President-elect Donald Trump’s promise to repeal and replace Obamacare has highlighted many of the problems with the law, including its failure to make health care affordable for many Americans.
A full third of American adults said that they went without recommended care last year, according to a new report from the Commonwealth Fund. That rate is down from 37 percent in 2013, but it’s still nearly triple the rate of consumers who can’t afford recommended care in other developed countries.
The Commonwealth survey compared experiences with health care services in 11 countries: Australia, Canada, France, Germany, the Netherlands, New Zealand, Norway, Sweden, Switzerland, the United Kingdom and the United States. Excluding the U.S., 13 percent of adults surveyed report problems accessing health care due to cost. Cost-related problems include not filling a prescription, not seeing a doctor when sick, or not getting recommended care.

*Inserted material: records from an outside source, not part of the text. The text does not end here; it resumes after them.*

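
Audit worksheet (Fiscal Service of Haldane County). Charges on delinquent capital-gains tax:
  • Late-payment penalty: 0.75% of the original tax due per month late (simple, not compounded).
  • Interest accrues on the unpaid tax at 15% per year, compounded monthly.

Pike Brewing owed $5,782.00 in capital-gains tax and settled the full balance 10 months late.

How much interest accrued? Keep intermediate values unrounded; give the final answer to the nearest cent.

Interest (15%/yr ÷ 12 = 1.25%/month): $5,782.00 × ((1 + 0.0125)^10 − 1) = $764.7899…

$764.79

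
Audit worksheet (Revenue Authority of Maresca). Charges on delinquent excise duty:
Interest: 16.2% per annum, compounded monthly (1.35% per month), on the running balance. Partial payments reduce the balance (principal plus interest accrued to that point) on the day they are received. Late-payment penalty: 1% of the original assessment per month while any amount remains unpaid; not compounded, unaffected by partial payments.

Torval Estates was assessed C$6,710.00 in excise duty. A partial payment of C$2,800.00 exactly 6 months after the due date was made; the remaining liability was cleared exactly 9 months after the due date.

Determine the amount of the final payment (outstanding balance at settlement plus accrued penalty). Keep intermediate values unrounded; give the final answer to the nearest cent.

Balance at month 6: C$6,710.0000 × (1 + 0.0135)^6 = C$7,272.1870…
After C$2,800.00 payment: C$7,272.1870… − C$2,800.00 = C$4,472.1870…
Balance at month 9: C$4,472.1870… × (1 + 0.0135)^3 = C$4,655.7668…
Penalty: 9 × 1% × C$6,710.00 = C$603.90
Final settlement = outstanding balance + penalty = C$4,655.7668… + C$603.90 = C$5,259.67

C$5,259.67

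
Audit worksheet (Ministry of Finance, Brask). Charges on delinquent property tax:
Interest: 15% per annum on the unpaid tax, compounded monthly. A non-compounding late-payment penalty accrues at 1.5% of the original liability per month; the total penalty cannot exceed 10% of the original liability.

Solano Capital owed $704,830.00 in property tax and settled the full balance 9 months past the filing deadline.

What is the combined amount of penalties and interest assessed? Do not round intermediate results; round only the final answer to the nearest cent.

Penalty (uncapped): 9 × 1.5% × $704,830.00 = $95,152.05; cap = 10% × $704,830.00 = $70,483.00 → penalty = $70,483.00
Interest (15%/yr ÷ 12 = 1.25%/month): $704,830.00 × ((1 + 0.0125)^9 − 1) = $83,375.8754…
Penalties + interest = $70,483.0000 + $83,375.8754… = $153,858.88

$153,858.88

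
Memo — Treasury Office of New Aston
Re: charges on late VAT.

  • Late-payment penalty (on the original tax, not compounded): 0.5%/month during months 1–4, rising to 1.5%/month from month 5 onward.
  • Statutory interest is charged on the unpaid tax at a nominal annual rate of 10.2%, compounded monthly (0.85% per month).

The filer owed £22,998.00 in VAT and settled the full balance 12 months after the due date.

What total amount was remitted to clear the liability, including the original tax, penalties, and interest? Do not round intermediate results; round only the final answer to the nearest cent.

£28,676.35

Penalty, months 1–4: 4 × 0.5% × £22,998.00 = £459.96
Penalty, months 5–12: 8 × 1.5% × £22,998.00 = £2,759.76
Interest: £22,998.00 × ((1 + 0.0085)^12 − 1) = £22,998.00 × 0.1069062… = £2,458.6294…
Total = £22,998.00 + £3,219.7200 + £2,458.6294… = £28,676.35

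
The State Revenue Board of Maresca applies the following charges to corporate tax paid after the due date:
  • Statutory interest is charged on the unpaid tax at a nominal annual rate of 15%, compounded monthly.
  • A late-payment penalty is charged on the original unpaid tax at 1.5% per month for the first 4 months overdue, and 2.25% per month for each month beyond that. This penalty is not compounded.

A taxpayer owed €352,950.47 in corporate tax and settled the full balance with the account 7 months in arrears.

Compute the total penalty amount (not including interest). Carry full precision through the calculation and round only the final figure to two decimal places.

€45,001.18

Penalty, months 1–4: 4 × 1.5% × €352,950.47 = €21,177.03…
Penalty, months 5–7: 3 × 2.25% × €352,950.47 = €23,824.16…
Total penalty = €21,177.03… + €23,824.16… = €45,001.18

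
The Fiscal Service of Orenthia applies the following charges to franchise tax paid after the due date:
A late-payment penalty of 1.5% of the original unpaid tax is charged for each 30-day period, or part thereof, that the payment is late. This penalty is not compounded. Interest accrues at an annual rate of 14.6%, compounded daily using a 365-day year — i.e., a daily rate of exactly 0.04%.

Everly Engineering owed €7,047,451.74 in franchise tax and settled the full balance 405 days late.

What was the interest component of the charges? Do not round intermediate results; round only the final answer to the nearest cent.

€1,239,098.15

Interest: €7,047,451.74 × ((1 + 0.0004)^405 − 1) = €7,047,451.74 × 0.17582215… = €1,239,098.1467…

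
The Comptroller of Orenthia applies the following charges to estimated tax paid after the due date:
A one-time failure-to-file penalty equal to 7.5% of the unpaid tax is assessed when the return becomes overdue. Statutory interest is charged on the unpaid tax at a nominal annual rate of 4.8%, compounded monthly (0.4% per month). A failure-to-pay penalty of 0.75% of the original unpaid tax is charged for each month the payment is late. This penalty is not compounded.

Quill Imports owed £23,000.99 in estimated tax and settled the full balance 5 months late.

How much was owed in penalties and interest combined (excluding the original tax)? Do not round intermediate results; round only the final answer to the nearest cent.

£3,051.33

Failure-to-file penalty: 7.5% × £23,000.99 = £1,725.07…
Failure-to-pay penalty: 5 × 0.75% × £23,000.99 = £862.54…
Interest: £23,000.99 × ((1 + 0.004)^5 − 1) = £23,000.99 × 0.0201606… = £463.7147…
Penalties + interest = £2,587.6114… + £463.7147… = £3,051.33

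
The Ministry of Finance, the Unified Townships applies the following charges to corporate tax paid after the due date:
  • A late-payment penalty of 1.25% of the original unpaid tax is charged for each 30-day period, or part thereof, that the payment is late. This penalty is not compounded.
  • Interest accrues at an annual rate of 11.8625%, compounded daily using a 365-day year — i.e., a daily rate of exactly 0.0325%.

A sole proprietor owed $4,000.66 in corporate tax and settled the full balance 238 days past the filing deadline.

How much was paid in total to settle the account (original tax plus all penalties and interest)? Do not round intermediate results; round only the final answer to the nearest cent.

$4,722.41

Penalty periods: ⌈238/30⌉ = 8; penalty = 8 × 1.25% × $4,000.66 = $400.07…
Interest: $4,000.66 × ((1 + 0.000325)^238 − 1) = $4,000.66 × 0.08040658… = $321.6794…
Total = $4,000.66 + $400.0660 + $321.6794… = $4,722.41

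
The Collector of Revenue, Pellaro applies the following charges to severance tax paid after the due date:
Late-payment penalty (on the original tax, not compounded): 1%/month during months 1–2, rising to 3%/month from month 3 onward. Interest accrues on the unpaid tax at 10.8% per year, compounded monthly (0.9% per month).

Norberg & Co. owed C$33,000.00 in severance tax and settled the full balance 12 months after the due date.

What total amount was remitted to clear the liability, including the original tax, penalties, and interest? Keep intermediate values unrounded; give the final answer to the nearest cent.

C$47,305.82

Penalty, months 1–2: 2 × 1% × C$33,000.00 = C$660.00
Penalty, months 3–12: 10 × 3% × C$33,000.00 = C$9,900.00
Interest: C$33,000.00 × ((1 + 0.009)^12 − 1) = C$33,000.00 × 0.1135097… = C$3,745.8193…
Total = C$33,000.00 + C$10,560.0000 + C$3,745.8193… = C$47,305.82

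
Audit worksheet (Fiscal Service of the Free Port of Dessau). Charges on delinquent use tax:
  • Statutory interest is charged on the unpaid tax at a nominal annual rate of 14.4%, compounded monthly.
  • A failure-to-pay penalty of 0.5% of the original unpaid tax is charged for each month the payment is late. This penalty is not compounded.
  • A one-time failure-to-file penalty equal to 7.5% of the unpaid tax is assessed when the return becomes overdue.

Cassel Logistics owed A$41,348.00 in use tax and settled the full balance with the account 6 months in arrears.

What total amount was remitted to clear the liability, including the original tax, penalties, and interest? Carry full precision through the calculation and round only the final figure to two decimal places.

A$48,757.35

Failure-to-file penalty: 7.5% × A$41,348.00 = A$3,101.10
Failure-to-pay penalty = 0.5% × A$41,348.00 × 6 mo = A$1,240.44
Interest (14.4%/yr ÷ 12 = 1.2%/month): A$41,348.00 × ((1 + 0.012)^6 − 1) = A$3,067.8096…
Total = A$41,348.00 + A$4,341.5400 + A$3,067.8096… = A$48,757.35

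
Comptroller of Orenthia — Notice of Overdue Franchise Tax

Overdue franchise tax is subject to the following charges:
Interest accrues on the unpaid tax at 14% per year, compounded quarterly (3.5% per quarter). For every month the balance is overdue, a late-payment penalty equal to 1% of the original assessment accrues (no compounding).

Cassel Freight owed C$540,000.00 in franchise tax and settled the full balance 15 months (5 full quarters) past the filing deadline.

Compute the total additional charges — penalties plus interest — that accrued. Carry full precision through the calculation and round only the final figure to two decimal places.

C$182,350.61

Late-payment penalty: 15 × 1% × C$540,000.00 = C$81,000.00
Interest: C$540,000.00 × ((1 + 0.035)^5 − 1) = C$540,000.00 × 0.1876863… = C$101,350.6050…
Penalties + interest = C$81,000.0000 + C$101,350.6050… = C$182,350.61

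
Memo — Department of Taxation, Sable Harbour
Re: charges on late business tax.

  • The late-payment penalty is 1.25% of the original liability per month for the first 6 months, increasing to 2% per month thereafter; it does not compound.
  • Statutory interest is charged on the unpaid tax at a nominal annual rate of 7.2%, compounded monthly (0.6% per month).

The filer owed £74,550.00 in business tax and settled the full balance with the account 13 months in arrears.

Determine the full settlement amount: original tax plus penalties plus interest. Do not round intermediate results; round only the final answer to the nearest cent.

£96,607.16

Penalty, months 1–6: 6 × 1.25% × £74,550.00 = £5,591.25
Penalty, months 7–13: 7 × 2% × £74,550.00 = £10,437.00
Interest: £74,550.00 × ((1 + 0.006)^13 − 1) = £74,550.00 × 0.0808707… = £6,028.9116…
Total = £74,550.00 + £16,028.2500 + £6,028.9116… = £96,607.16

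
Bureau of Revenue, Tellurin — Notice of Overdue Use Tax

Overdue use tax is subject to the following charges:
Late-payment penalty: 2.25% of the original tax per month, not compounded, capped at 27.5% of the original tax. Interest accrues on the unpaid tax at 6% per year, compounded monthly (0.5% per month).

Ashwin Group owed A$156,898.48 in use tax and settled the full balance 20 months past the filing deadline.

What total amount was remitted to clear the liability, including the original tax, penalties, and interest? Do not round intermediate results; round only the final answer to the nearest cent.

Penalty (uncapped): 20 × 2.25% × A$156,898.48 = A$70,604.32…; cap = 27.5% × A$156,898.48 = A$43,147.08… → penalty = A$43,147.08…
Interest: A$156,898.48 × ((1 + 0.005)^20 − 1) = A$156,898.48 × 0.1048956… = A$16,457.9566…
Total = A$156,898.48 + A$43,147.0820 + A$16,457.9566… = A$216,503.52

A$216,503.52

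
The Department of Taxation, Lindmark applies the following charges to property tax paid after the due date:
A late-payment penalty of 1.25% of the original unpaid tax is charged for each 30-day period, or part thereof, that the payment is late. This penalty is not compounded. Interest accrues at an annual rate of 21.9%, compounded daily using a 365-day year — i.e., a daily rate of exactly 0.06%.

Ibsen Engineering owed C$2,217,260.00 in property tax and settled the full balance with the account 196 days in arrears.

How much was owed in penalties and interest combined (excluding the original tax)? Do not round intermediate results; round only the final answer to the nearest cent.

Penalty periods: ⌈196/30⌉ = 7; penalty = 7 × 1.25% × C$2,217,260.00 = C$194,010.25
Interest: C$2,217,260.00 × ((1 + 0.0006)^196 − 1) = C$2,217,260.00 × 0.12475444… = C$276,613.0242…
Penalties + interest = C$194,010.2500 + C$276,613.0242… = C$470,623.27

C$470,623.27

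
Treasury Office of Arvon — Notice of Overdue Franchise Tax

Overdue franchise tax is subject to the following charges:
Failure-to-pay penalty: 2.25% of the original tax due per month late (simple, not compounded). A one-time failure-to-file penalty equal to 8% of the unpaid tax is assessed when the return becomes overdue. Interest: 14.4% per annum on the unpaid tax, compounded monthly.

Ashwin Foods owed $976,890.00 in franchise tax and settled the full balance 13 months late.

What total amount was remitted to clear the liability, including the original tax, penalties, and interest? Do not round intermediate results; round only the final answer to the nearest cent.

$1,504,646.38

Failure-to-file penalty: 8% × $976,890.00 = $78,151.20
Failure-to-pay penalty = 2.25% × $976,890.00 × 13 mo = $285,740.33…
Interest (14.4%/yr ÷ 12 = 1.2%/month): $976,890.00 × ((1 + 0.012)^13 − 1) = $163,864.8569…
Total = $976,890.00 + $363,891.5250 + $163,864.8569… = $1,504,646.38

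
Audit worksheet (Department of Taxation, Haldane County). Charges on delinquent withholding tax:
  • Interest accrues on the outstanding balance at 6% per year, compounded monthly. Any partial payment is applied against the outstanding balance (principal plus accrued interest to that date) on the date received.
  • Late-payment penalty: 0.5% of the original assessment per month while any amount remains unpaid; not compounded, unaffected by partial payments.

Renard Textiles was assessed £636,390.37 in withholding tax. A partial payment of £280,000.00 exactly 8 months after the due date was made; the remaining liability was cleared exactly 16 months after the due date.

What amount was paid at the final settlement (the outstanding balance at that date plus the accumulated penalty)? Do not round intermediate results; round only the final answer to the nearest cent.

Monthly rate = 6% ÷ 12 = 0.5%
Balance at month 8: £636,390.3700 × (1 + 0.005)^8 = £662,295.9407…
After £280,000.00 payment: £662,295.9407… − £280,000.00 = £382,295.9407…
Balance at month 16: £382,295.9407… × (1 + 0.005)^8 = £397,858.0784…
Penalty: 16 × 0.5% × £636,390.37 = £50,911.23…
Final settlement = outstanding balance + penalty = £397,858.0784… + £50,911.23… = £448,769.31

£448,769.31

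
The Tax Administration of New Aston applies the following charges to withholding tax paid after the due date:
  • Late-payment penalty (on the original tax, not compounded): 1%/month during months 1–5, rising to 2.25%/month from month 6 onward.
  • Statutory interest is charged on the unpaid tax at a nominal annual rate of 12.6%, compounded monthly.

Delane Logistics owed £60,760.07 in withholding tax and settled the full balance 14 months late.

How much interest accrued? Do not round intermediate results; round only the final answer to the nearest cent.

£9,567.68

Interest (12.6%/yr ÷ 12 = 1.05%/month): £60,760.07 × ((1 + 0.0105)^14 − 1) = £9,567.6787…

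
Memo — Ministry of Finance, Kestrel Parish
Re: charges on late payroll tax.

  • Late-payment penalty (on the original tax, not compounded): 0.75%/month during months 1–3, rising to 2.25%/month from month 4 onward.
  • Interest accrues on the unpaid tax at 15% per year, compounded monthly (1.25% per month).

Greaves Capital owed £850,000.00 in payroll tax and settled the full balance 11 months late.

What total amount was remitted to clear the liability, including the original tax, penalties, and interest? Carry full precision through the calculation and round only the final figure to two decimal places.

£1,146,585.58

Penalty, months 1–3: 3 × 0.75% × £850,000.00 = £19,125.00
Penalty, months 4–11: 8 × 2.25% × £850,000.00 = £153,000.00
Interest: £850,000.00 × ((1 + 0.0125)^11 − 1) = £850,000.00 × 0.1464242… = £124,460.5828…
Total = £850,000.00 + £172,125.0000 + £124,460.5828… = £1,146,585.58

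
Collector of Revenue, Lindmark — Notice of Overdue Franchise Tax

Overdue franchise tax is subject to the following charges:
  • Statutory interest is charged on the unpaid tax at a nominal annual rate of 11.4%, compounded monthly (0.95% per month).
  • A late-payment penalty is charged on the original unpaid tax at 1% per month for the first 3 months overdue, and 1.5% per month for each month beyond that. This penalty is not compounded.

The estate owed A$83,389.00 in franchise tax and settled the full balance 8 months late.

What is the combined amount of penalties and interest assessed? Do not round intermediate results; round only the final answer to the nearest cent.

A$15,308.18

Penalty, months 1–3: 3 × 1% × A$83,389.00 = A$2,501.67
Penalty, months 4–8: 5 × 1.5% × A$83,389.00 = A$6,254.18…
Interest: A$83,389.00 × ((1 + 0.0095)^8 − 1) = A$83,389.00 × 0.0785756… = A$6,552.3397…
Penalties + interest = A$8,755.8450 + A$6,552.3397… = A$15,308.18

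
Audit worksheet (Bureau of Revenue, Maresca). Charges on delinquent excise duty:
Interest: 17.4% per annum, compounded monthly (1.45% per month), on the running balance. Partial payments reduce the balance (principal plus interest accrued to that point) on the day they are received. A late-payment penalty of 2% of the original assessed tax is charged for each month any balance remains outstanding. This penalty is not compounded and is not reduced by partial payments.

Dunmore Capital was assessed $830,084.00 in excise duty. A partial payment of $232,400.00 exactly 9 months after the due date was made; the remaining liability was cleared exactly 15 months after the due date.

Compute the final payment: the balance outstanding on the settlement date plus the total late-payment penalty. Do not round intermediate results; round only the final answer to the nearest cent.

$1,025,814.71

Balance at month 9: $830,084.0000 × (1 + 0.0145)^9 = $944,910.1306…
After $232,400.00 payment: $944,910.1306… − $232,400.00 = $712,510.1306…
Balance at month 15: $712,510.1306… × (1 + 0.0145)^6 = $776,789.5095…
Penalty: 15 × 2% × $830,084.00 = $249,025.20
Final settlement = outstanding balance + penalty = $776,789.5095… + $249,025.20 = $1,025,814.71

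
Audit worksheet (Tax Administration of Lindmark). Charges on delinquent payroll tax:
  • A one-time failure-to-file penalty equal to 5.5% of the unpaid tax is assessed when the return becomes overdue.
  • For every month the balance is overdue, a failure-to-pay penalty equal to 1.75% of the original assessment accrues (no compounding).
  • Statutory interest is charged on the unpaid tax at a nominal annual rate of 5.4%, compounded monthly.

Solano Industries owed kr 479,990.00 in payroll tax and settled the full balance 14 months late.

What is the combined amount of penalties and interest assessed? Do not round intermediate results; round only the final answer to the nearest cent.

kr 175,136.99

Failure-to-file penalty: 5.5% × kr 479,990.00 = kr 26,399.45
Failure-to-pay penalty = 1.75% × kr 479,990.00 × 14 mo = kr 117,597.55
Interest (5.4%/yr ÷ 12 = 0.45%/month): kr 479,990.00 × ((1 + 0.0045)^14 − 1) = kr 31,139.9914…
Penalties + interest = kr 143,997.0000 + kr 31,139.9914… = kr 175,136.99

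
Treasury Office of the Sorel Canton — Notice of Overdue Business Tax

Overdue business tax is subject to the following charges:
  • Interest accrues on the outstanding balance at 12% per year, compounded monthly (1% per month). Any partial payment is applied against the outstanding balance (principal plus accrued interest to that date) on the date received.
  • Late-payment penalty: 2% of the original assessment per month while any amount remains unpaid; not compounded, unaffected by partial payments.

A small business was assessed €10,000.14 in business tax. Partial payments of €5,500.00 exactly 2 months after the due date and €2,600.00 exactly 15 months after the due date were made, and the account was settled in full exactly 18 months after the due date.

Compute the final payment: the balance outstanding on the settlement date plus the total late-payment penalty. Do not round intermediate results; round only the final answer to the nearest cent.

Balance at month 2: €10,000.1400 × (1 + 0.01)^2 = €10,201.1428…
After €5,500.00 payment: €10,201.1428… − €5,500.00 = €4,701.1428…
Balance at month 15: €4,701.1428… × (1 + 0.01)^13 = €5,350.3390…
After €2,600.00 payment: €5,350.3390… − €2,600.00 = €2,750.3390…
Balance at month 18: €2,750.3390… × (1 + 0.01)^3 = €2,833.6771…
Penalty: 18 × 2% × €10,000.14 = €3,600.05…
Final settlement = outstanding balance + penalty = €2,833.6771… + €3,600.05… = €6,433.73

€6,433.73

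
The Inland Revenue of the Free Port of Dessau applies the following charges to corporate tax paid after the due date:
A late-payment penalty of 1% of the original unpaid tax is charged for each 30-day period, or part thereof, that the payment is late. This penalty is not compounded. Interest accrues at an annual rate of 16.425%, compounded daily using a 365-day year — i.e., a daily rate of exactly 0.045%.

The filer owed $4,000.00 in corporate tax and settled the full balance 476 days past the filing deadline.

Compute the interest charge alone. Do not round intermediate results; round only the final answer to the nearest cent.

Interest: $4,000.00 × ((1 + 0.00045)^476 − 1) = $4,000.00 × 0.23881072… = $955.2429…

$955.24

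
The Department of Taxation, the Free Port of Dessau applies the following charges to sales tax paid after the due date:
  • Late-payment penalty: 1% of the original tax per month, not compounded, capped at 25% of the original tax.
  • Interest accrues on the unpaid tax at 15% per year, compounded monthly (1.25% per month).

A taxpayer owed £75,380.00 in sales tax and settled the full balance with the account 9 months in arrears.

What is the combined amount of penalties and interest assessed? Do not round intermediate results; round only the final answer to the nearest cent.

£15,701.06

Penalty: 9 × 1% × £75,380.00 = £6,784.20 (below the 25% cap of £18,845.00)
Interest: £75,380.00 × ((1 + 0.0125)^9 − 1) = £75,380.00 × 0.1182922… = £8,916.8643…
Penalties + interest = £6,784.2000 + £8,916.8643… = £15,701.06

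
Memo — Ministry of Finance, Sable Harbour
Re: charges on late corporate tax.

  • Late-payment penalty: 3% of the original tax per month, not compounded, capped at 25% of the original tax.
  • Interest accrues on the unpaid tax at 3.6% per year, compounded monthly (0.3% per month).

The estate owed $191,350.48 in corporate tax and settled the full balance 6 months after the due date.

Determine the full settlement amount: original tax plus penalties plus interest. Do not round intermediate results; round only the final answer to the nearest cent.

Penalty: 6 × 3% × $191,350.48 = $34,443.09… (below the 25% cap of $47,837.62)
Interest: $191,350.48 × ((1 + 0.003)^6 − 1) = $191,350.48 × 0.0181355… = $3,470.2445…
Total = $191,350.48 + $34,443.0864 + $3,470.2445… = $229,263.81

$229,263.81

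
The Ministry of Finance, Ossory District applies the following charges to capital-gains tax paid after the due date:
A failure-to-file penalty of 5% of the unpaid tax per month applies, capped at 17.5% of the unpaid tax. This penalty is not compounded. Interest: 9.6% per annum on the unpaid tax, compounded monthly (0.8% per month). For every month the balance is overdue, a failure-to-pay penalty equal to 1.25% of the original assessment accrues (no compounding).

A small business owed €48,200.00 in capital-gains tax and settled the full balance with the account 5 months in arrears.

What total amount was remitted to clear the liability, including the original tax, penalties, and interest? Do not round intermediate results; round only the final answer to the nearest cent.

Failure-to-file: 5 × 5% × €48,200.00 = €12,050.00, capped at 17.5% × €48,200.00 = €8,435.00
Failure-to-pay penalty = 1.25% × €48,200.00 × 5 mo = €3,012.50
Interest: €48,200.00 × ((1 + 0.008)^5 − 1) = €48,200.00 × 0.0406451… = €1,959.0958…
Total = €48,200.00 + €11,447.5000 + €1,959.0958… = €61,606.60

€61,606.60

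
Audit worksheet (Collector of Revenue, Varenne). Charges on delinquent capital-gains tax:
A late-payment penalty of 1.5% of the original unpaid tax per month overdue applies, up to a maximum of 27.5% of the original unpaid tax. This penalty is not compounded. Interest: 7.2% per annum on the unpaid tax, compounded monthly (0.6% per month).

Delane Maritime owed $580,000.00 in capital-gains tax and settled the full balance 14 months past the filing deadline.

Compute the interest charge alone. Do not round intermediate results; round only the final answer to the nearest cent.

Interest: $580,000.00 × ((1 + 0.006)^14 − 1) = $580,000.00 × 0.0873559… = $50,666.4435…

$50,666.44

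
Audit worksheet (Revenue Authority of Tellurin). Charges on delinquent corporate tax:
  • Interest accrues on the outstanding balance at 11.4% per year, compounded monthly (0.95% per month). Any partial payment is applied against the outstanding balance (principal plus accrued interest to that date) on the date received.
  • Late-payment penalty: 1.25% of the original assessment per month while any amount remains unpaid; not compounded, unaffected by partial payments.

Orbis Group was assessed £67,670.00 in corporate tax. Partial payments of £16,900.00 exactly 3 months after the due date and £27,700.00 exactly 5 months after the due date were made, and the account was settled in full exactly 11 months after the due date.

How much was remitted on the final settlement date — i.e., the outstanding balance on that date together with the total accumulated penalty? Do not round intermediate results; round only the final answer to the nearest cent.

Balance at month 3: £67,670.0000 × (1 + 0.0095)^3 = £69,616.9747…
After £16,900.00 payment: £69,616.9747… − £16,900.00 = £52,716.9747…
Balance at month 5: £52,716.9747… × (1 + 0.0095)^2 = £53,723.3549…
After £27,700.00 payment: £53,723.3549… − £27,700.00 = £26,023.3549…
Balance at month 11: £26,023.3549… × (1 + 0.0095)^6 = £27,542.3647…
Penalty: 11 × 1.25% × £67,670.00 = £9,304.63…
Final settlement = outstanding balance + penalty = £27,542.3647… + £9,304.63… = £36,846.99

£36,846.99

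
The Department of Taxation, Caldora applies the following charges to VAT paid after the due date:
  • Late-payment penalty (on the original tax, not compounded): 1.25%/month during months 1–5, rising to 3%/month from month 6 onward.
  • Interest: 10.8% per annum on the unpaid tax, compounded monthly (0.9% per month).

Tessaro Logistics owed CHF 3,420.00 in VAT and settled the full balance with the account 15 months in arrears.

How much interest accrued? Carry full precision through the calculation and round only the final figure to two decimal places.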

The authors cite several reasons that affordability is a persistent issue in the United States, including the lack of true universal coverage (there are still 28 million uninsured Americans), the high cost of deductibles in the United States, and the high price of medical services here. The health care systems in each country are different with respect to access, wait times and available drugs and treatments, but even so, the U.S. system remains an outlier in many respects.
Still, the study authors aren’t convinced that Trump’s solution, which would bring “free market reforms” to the industry, would make health care more affordable for Americans.
Citing a separate Commonwealth analysis, they believe his plan could increase the number of uninsured by 20 million and increase the out-of-pocket costs of individual market enrollees by $1,500. “While it’s still too early to make predictions about where the Trump administration will take U.S. health care, closing the gap with other countries will require building on our progress, not reversing it,” they wrote in a blog post on the report.